From an excerpt from Steve Lenius’s book Life, Leather and the Pursuit of Happiness:
In the first part of the presentation, Bienvenu described SM practices of the nineteenth century and how SM practices changed in the early twentieth century. Nineteenth-century SM imagery was built around “soft,” essentially feminine materials such as silk, lace and fur. Participants in SM scenes either wore everyday clothes or were nude.
Nineteenth-century SM implements were simple, natural and uncomplicated—canes, switches, whips or birch rods. SM practices of the time were narrowly focused (on the buttocks, for example), ritualistic and predictable (starting with ritualistically exposing the buttocks), and endlessly repetitive (flagellating the buttocks, then flagellating them some more). Creativity and spontaneity were not the objects of nineteenth-century SM.

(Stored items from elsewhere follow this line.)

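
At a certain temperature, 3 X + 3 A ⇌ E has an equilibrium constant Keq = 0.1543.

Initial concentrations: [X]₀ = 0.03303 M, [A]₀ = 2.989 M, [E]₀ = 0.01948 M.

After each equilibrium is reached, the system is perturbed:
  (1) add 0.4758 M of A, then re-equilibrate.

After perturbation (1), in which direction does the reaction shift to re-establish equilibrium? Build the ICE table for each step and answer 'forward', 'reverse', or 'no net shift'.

Q₀ = 20.24 vs Keq = 0.1543 ⇒ Q>K, reverse
Step 1:
                  X         A         E
  init      0.03303     2.989   0.01948
  Δ         0.05078   0.05078  -0.01693
  eq        0.08381      3.04  0.002552
  solve Keq expr → x = -0.01693; check Q = 0.1543
Then add 0.4758 M of A.
Step 2:
                  X         A         E
  init      0.08381     3.516  0.002552
  Δ       -0.002952 -0.002952 9.8408e-04
  eq        0.08086     3.513  0.003536
  solve Keq expr → x = 9.8408e-04; check Q = 0.1543

Direction: forward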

By the 1920s, SM had changed to a predominantly “hard,” masculine aesthetic. SM imagery of the time revolved around polished leather, latex and metals. When SM participants in the images shown by Bienvenu wore anything, it tended to be specialized fetish attire, following an aesthetic that came to be known as “bizarre.” Photographic backgrounds were urban and industrial. SM implements and situations showed a broadened focus and increasing creativity, ingenuity, spontaneity, complexity and unpredictability.
I can think of a few counter examples to Beinvenu’s classification: blood-letting seemed to have been a common practice in 19th century brothels, for instance. Still, I think there might be something to this; for example, is black leather as the default BDSM fashion choice something inherited from the post-war Leatherman culture, and not a feature of pre-WWII BDSM culture? I’m slowly working through the collection of John Willie’s Bizarre magazine, and there are plenty of mentions of rubber, but little of leather.